At Dhamma Khuta we went up to the food tables in a two queues – men and women – and held out our plates for rice first and then down the line for the vegetable curries; just four sans red chilly, and a salad or leaf sambal. Everything was served in measured quantities. This was lunch at 11.15 – 11.30. We were served dessert, mostly fruit or a prepared simple pudding. For breakfast we were served boiled seed like green gram, followed by a cup of tea. We were allowed to keep tea and sugar in our dormitories and expected to drink plain tea after noon, which unfortunately some did not follow, copiously adding milk and even snacking, just as they broke the Golden Silence rule. In the evening at around 6.00 we were given the choice of half a glass of fruit juice or a mug of plain tea. Those on medicines were served a couple of biscuits and a banana.

Recollections are many but I will narrate just two. At the first ten-day meditation retreat at the newly constructed and not quite complete Dhamma Khuta picturesque Centre right on top of a hill, with Ven Goenkaji and wife living in the bungalow on the premises, we were rather choc-a-bloc since the organizers wanted to accommodate as many as possible at this unique retreat. We were three in most dormitory rooms with the previous meditators accommodated in the now defunct tea factory below, necessitating an arduous van ride in rain and mud and fog.

One of my roommates was obviously rich and definitely fussy, and oldish. She brought along a huge suitcase which covered half the floor of the room. My small bed was against the opposite wall so I had no jumping across or alongside it. She even brought a winter coat! Before bed there was a ritual she followed: munched crackers and cheese, thala guli and drained a mugful of beverage – cocoa or chocolate made with the hot water given each of us in our flasks after the evening gilanpasa.

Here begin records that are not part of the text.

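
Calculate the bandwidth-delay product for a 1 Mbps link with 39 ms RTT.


BDP = bandwidth * RTT
= 1 Mbps * 39 ms
= 1 * 1e6 * 39 / 1000 bits
= 39000 bits
= 4875 bytes
= 4.7607 KB
BDP = 39000 bits (4875 bytes)


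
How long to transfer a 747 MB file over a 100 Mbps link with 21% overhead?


Effective throughput = 100 * (1 - 21/100) = 79 Mbps
File size in Mb = 747 * 8 = 5976 Mb
Time = 5976 / 79
Time = 75.6456 seconds


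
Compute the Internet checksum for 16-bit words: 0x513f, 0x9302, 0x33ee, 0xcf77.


Sum all words (with carry folding):
+ 0x513f = 0x513f
+ 0x9302 = 0xe441
+ 0x33ee = 0x1830
+ 0xcf77 = 0xe7a7
One's complement: ~0xe7a7
Checksum = 0x1858


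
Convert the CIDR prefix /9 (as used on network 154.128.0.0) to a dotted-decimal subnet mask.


/9 means 9 network bits, 23 host bits
Binary: 11111111100000000000000000000000
Mask: 255.128.0.0


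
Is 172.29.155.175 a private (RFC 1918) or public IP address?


RFC 1918 private ranges:
  10.0.0.0/8 (10.0.0.0 - 10.255.255.255)
  172.16.0.0/12 (172.16.0.0 - 172.31.255.255)
  192.168.0.0/16 (192.168.0.0 - 192.168.255.255)
Private (in 172.16.0.0/12)


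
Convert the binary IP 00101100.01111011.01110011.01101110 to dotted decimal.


00101100 = 44
01111011 = 123
01110011 = 115
01101110 = 110
IP: 44.123.115.110


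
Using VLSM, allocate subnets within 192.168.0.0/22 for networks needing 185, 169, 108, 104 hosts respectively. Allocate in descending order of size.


185 hosts -> /24 (254 usable): 192.168.0.0/24
169 hosts -> /24 (254 usable): 192.168.1.0/24
108 hosts -> /25 (126 usable): 192.168.2.0/25
104 hosts -> /25 (126 usable): 192.168.2.128/25
Allocation: 192.168.0.0/24 (185 hosts, 254 usable); 192.168.1.0/24 (169 hosts, 254 usable); 192.168.2.0/25 (108 hosts, 126 usable); 192.168.2.128/25 (104 hosts, 126 usable)


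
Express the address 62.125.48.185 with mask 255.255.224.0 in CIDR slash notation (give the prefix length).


Binary: 11111111.11111111.11100000.00000000
Count leading 1s
Prefix: /19


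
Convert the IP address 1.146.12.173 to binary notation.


1 = 00000001
146 = 10010010
12 = 00001100
173 = 10101101
Binary: 00000001.10010010.00001100.10101101


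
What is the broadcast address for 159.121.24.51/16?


Network: 159.121.0.0/16
Host bits = 16
Set all host bits to 1:
Broadcast: 159.121.255.255


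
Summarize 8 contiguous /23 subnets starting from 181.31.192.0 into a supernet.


Original prefix: /23
Number of subnets: 8 = 2^3
New prefix = 23 - 3 = 20
Supernet: 181.31.192.0/20


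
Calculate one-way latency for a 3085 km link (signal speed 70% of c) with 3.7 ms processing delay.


Speed = 0.7 * 3e5 km/s = 210000 km/s
Propagation delay = 3085 / 210000 = 0.0147 s = 14.6905 ms
Processing delay = 3.7 ms
Total one-way latency = 18.3905 ms


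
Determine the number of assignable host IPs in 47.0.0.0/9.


Host bits = 32 - 9 = 23
Total addresses = 2^23 = 8388608
Usable = total - 2 (network and broadcast)
Usable hosts: 8388606


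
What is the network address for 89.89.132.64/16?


IP:   01011001.01011001.10000100.01000000
Mask: 11111111.11111111.00000000.00000000
AND operation:
Net:  01011001.01011001.00000000.00000000
Network: 89.89.0.0/16


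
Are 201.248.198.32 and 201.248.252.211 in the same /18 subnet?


Mask: 255.255.192.0
201.248.198.32 AND mask = 201.248.192.0
201.248.252.211 AND mask = 201.248.192.0
Yes, same subnet (201.248.192.0)


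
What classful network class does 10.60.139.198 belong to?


First octet: 10
Binary: 00001010
0xxxxxxx -> Class A (1-126)
Class A, default mask 255.0.0.0 (/8)


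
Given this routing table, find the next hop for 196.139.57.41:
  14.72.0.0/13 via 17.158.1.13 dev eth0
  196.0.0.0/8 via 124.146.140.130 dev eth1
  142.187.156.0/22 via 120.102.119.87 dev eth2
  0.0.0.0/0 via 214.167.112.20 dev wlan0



Longest prefix match for 196.139.57.41:
  /13 14.72.0.0: no
  /8 196.0.0.0: MATCH
  /22 142.187.156.0: no
  /0 0.0.0.0: MATCH
Selected: next-hop 124.146.140.130 via eth1 (matched /8)


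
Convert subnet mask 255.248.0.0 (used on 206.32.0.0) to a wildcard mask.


Subnet mask: 255.248.0.0
Wildcard = 255.255.255.255 - subnet mask
255 - 255 = 0
255 - 248 = 7
255 - 0 = 255
255 - 0 = 255
Wildcard: 0.7.255.255


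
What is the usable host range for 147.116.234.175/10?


Network: 147.64.0.0
Broadcast: 147.127.255.255
First usable = network + 1
Last usable = broadcast - 1
Range: 147.64.0.1 to 147.127.255.254


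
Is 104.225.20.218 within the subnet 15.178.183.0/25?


Subnet network: 15.178.183.0
Test IP AND mask: 104.225.20.128
No, 104.225.20.218 is not in 15.178.183.0/25


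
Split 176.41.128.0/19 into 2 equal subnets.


New prefix = 19 + 1 = 20
Each subnet has 4096 addresses
  176.41.128.0/20
  176.41.144.0/20
Subnets: 176.41.128.0/20, 176.41.144.0/20


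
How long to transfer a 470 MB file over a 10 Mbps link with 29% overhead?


Effective throughput = 10 * (1 - 29/100) = 7.1 Mbps
File size in Mb = 470 * 8 = 3760 Mb
Time = 3760 / 7.1
Time = 529.5775 seconds


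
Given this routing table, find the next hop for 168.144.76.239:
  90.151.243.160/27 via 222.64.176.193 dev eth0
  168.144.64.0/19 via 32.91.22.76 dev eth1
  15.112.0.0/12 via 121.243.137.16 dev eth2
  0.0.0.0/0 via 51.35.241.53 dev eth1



Longest prefix match for 168.144.76.239:
  /27 90.151.243.160: no
  /19 168.144.64.0: MATCH
  /12 15.112.0.0: no
  /0 0.0.0.0: MATCH
Selected: next-hop 32.91.22.76 via eth1 (matched /19)


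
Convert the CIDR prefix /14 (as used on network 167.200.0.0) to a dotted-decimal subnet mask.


/14 means 14 network bits, 18 host bits
Binary: 11111111111111000000000000000000
Mask: 255.252.0.0


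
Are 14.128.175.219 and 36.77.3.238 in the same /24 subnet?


Mask: 255.255.255.0
14.128.175.219 AND mask = 14.128.175.0
36.77.3.238 AND mask = 36.77.3.0
No, different subnets (14.128.175.0 vs 36.77.3.0)


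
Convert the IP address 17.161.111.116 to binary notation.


17 = 00010001
161 = 10100001
111 = 01101111
116 = 01110100
Binary: 00010001.10100001.01101111.01110100


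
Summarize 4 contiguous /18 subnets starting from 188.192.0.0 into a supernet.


Original prefix: /18
Number of subnets: 4 = 2^2
New prefix = 18 - 2 = 16
Supernet: 188.192.0.0/16


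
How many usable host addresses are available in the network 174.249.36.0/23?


Host bits = 32 - 23 = 9
Total addresses = 2^9 = 512
Usable = total - 2 (network and broadcast)
Usable hosts: 510


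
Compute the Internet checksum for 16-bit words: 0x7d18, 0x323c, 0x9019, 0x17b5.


Sum all words (with carry folding):
+ 0x7d18 = 0x7d18
+ 0x323c = 0xaf54
+ 0x9019 = 0x3f6e
+ 0x17b5 = 0x5723
One's complement: ~0x5723
Checksum = 0xa8dc


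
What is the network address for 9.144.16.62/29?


IP:   00001001.10010000.00010000.00111110
Mask: 11111111.11111111.11111111.11111000
AND operation:
Net:  00001001.10010000.00010000.00111000
Network: 9.144.16.56/29


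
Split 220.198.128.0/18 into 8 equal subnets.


New prefix = 18 + 3 = 21
Each subnet has 2048 addresses
  220.198.128.0/21
  220.198.136.0/21
  220.198.144.0/21
  220.198.152.0/21
  220.198.160.0/21
  220.198.168.0/21
  220.198.176.0/21
  220.198.184.0/21
Subnets: 220.198.128.0/21, 220.198.136.0/21, 220.198.144.0/21, 220.198.152.0/21, 220.198.160.0/21, 220.198.168.0/21, 220.198.176.0/21, 220.198.184.0/21


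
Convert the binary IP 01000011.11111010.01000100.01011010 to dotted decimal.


01000011 = 67
11111010 = 250
01000100 = 68
01011010 = 90
IP: 67.250.68.90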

The next recollection is me, a novice, standing at the narrow food table with helpers on the opposite side, ready with ladles. On the first day of the retreat, I stood at the rice dish at lunch, waiting for the server to give me another spoonful. I thought the amount served was totally inadequate. A slight wave of her palm to indicate I move on was missed by me. She then moved me to the curries with a big wave of her hand. The point in this story is that by the end of the retreat, say seventh day to tenth, I found the rice served me was too much and waved away the second spoon ready to descend on my plate. Even the measured, restricted quantity was found to be too much as the mind got calmer and body felt rested.

With Ven Goenkaji, samples of the cooked curries were taken to him to be tasted and passed as OK. At latter retreats, maybe Brindley Ratwatte or Damayanthi performed that task to see that not too much spices were added. But bland though the food was, it was so very well cooked by the village women who came to help. We ate with gratitude in our hearts to them, the organizers of the retreats and even the farmers.

A very significant point was that with the glass of juice or tea and the fresh cool water off the clay pots placed at strategic positions, I slept more soundly than at home. I found the cup of tea made before going to bed totally unnecessary and even impeded sound sleep until woken at predawn 3.30.

Conclusion: we normally eat far too much, especially at dinner!